Das internationale Verbrechertum durchdringt bereits alle Lebensbereiche. Wir meinen daher: Bürger, wehrt euch! Wählen Sie jetzt Republikaner!"
Die Antragsgegnerin trägt die Kosten des Verfahrens.
Streitwert: 25.000,00 DM. ...
Tatbestand
Die Antragstellerin verlangt von der Antragsgegnerin die Ausstrahlung von zwei Werbespots anläßlich der Landtagswahl in Niedersachsen. Zur Begründung ihres Eilantrags macht sie glaubhaft, von der Antragsgegnerin hingehalten worden zu sein.
Die Antragstellerin beantragt,
der Antragsgegnerin im Wege einstweiliger Verfügung aufzugeben, in dem von ihr ausgestrahlten Fernsehprogramm zwei Wahlwerbespots der Antragstellerin von je 30 Sekunden Dauer in der Zeit zwischen dem 20.02.1994 und dem 10.03.1994 jeweils zwischen 15.00 Uhr und 19.00 Uhr nach Wahl der Antragsgegnerin mit folgendem Text zu senden und der Antragstellerin die Ausstrahlungstermine bis spätestens 08.03.1994 mitzuteilen:
"Liebe Niedersachsen!
Aufgabe der Politik ist es vor allem, den Bürger vor Gefahren zu schützen und in besonders schwierigen Zeiten den rechten Weg zu weisen.
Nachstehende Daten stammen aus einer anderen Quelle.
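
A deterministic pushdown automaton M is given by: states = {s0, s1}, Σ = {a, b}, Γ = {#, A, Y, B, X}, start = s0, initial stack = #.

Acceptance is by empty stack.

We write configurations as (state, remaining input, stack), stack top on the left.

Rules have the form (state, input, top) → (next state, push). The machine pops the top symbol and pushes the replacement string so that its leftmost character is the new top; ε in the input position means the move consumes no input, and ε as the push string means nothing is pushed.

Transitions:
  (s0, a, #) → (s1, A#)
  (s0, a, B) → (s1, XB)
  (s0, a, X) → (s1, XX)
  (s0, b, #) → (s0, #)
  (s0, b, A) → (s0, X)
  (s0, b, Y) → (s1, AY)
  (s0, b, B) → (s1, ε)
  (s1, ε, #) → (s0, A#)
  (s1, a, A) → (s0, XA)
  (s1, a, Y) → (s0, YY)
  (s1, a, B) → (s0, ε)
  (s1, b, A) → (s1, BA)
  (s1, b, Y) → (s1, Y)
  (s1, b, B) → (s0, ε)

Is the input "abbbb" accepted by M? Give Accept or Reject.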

Die Altparteien haben hier versagt. Die innere Sicherheit ist dahin.
Das internationale Verbrechertum durchdringt bereits alle Lebensbereiche. Wir meinen daher: Bürger, wehrt euch! Wählen Sie jetzt Republikaner!"
Die Antragsgegnerin beantragt,
den Antrag auf Erlaß einer einstweiligen Verfügung zurückzuweisen,
hilfsweise,
dem Antrag auf Erlaß einer einstweiligen Verfügung nur gegen Hinterlegung einer Sicherheitsleistung von 8.400,00 DM bei der Hinterlegungsstelle des Amtsgerichts Hannover stattzugeben.
Sie bestreitet die Aktivlegitimation der Antragstellerin und die Bevollmächtigung ihres Rechtsanwalts ... meint, aus dem vorprozessualen Schriftverkehr zwischen den Parteien herleiten zu können, daß die Antragstellerin die Verzögerungen zu verantworten habe und ist der Ansicht, diese könne nun wegen eigener Säumnisse nicht auch noch das Recht in Anspruch nehmen, Werbespots zu besonders guter Sendezeit, nämlich unmittelbar vor der Wahl, eingeräumt zu bekommen, zumal wegen grundsätzlicher Ablehnung der Ausstrahlung von Wahlwerbesendungen auch den anderen Parteien - jedenfalls bisher - keine Wahlwerbung zugestanden worden sei.
Im übrigen hält die Antragsgegnerin den Inhalt des Werbespots wegen Verstoßes gegen strafrechtliche Bestimmungen für unzulässig.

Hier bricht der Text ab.